Well, by nfsnet I assume you mean NSFNET, as in the US National
Science Foundation, came into being in 1988, JANET first started IP
service in 1991, and the rest of your note is just about as reliable
for facts (which is to say, not at all.)

JANET startd internal use of IP in 1991, having used a variety of other
protocols (mostly X25 over wide area, ECMA transport and various home-growns
over local area) for a long time before that.
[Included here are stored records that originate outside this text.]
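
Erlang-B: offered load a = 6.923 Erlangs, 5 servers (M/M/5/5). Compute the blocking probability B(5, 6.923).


B(c,a) = (a^c/c!) / Σ_{k=0}^{c} a^k/k!
a^5/5! = 132.522742
Σ terms (k=0..5): 1.00000 + 6.92300 + 23.96396 + 55.30084 + 95.71193 + 132.52274 = 315.422481
B = 132.522742/315.422481 = 0.420144

Final: 0.420144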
But the "internet" didn't
refer to the use of IP, but to the interconnection of the various networks,
and connections between the Joint Academic Network and various other
networks (including academic netwrorks in the US and elsewhere in Europe)
was achieved using gateways which converted between different local network
standards long before that date.  If you mean "networks using the IP defined
in RFC0791" then fine, your dates are right.  If you mean the network which
grew from the interconnection of a large collection of individual networks
in various parts of the world your dates are completely wrong.  When you
said "internet" I assumed you meant the latter (the internet still has many
subnets which are gatewayed with protocol converters, although it's now much
more common to use IP over the top of the local network layer).

But, fwiw, I probably should have said "internet via DARPAnet" rather
than just internet although, as with the assertion above, you seem to
have created a lot more interconnections than existed (the "very end
of that era" was a reference to the 1988 NSFNET.)

OK, NSFNET is 1988;  there were plenty of Universities with access to
Darpanet before then, and there were several inter-university networks
before then, and there were various interconnections between those various
inter-university netwroks before then.

Whatever the dates, the main point remains: there was no "free resource" and
none of the people who were paying for the (very) expensive network
infrastructures that formed the internet (whether by that we mean the
interconnecting network that had joined up all those individual networks, or
the network pervaded by IP which it subsequently eveolved into) were
interested in providing a free ride for non-contributors.